In the midst of holiday chaos, brand messaging is loud and clear and, more often than not, deemed manipulative. No surprise, really. Advertising motives have always been questioned — especially since the 1950s’ Vicary hoax involving subliminal suggestion. That said, what is the plausibility of subliminal persuasion today? And what does it matter?
Most people believe they are immune to brand messaging sort of like chicken pox. Until one day they are overcome by its strange itchiness. In his recent book Brandwashed, Martin Lindstrom cites examples like Abercrombie & Fitch’s marketing of padded bikini tops to eight-year-old girls and hair removal brand Nair aiming “Nair Pretty” to 10-to-15-year-olds. In an interview with NPR, Lindstrom says “companies get their hooks into us earlier than we may have thought; he says the average American 3-year-old can recognize 100 brands.” For certain, this is cause for concern.

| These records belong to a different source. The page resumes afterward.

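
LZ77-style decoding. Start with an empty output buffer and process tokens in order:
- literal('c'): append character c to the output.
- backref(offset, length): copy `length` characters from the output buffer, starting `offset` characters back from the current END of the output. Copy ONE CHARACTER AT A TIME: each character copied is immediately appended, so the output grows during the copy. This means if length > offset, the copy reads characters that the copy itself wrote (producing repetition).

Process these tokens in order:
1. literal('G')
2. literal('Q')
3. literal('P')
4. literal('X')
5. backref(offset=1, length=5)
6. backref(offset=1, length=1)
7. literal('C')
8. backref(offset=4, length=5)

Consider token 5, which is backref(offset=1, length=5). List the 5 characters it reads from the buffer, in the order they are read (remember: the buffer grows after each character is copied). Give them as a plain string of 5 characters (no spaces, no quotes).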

However, in truth, it’s not the marketing gimmicks that work over the long run. It’s the slow, steady, consistent, on-target messaging that works — the kind of inspired messaging that adults relate to and remember the brand it came from. In the case of Abercrombie, the symbolism of padded bikini tops is bolstered only by the conversations that continue outside and beyond the purchase. It’s not an Abercrombie conversation.
Segue to the real point of Lindstrom’s book Brandwashed: It is not a book of anti-branding. Martin Lindstrom points out in our own phone chat, “Even anti-brands eventually become in their own right a brand…The point is to wake up and know when you are being manipulated.” A resounding point in today’s world.
As even Martin knows so well, the change called for goes beyond the people affected. The real change is in the concept of branding itself.
The Wall Street Journal also reviewed Lindstrom’s Brandwashed book. The review by Eric Felten cites Lindstrom’s reference to “various imaging technologies, looking for what parts of the brain light up when consumers hear product pitches, make buying decisions or interact with goods” as high tech phrenology that makes serious cognitive scientists cringe.
But, in many ways, that’s where we are at. We’re looking for pieces of code and related behavioral responses that allow marketers to score us. Of course, people are responding. People are accepting our language.They’re checking like buttons. They’re rating. They’re checking in. It’s easy because technology itself is growing in its power to modify behavior. Is this the point though? Are we celebrating modified behavior or is there something greater that we can be using technology for?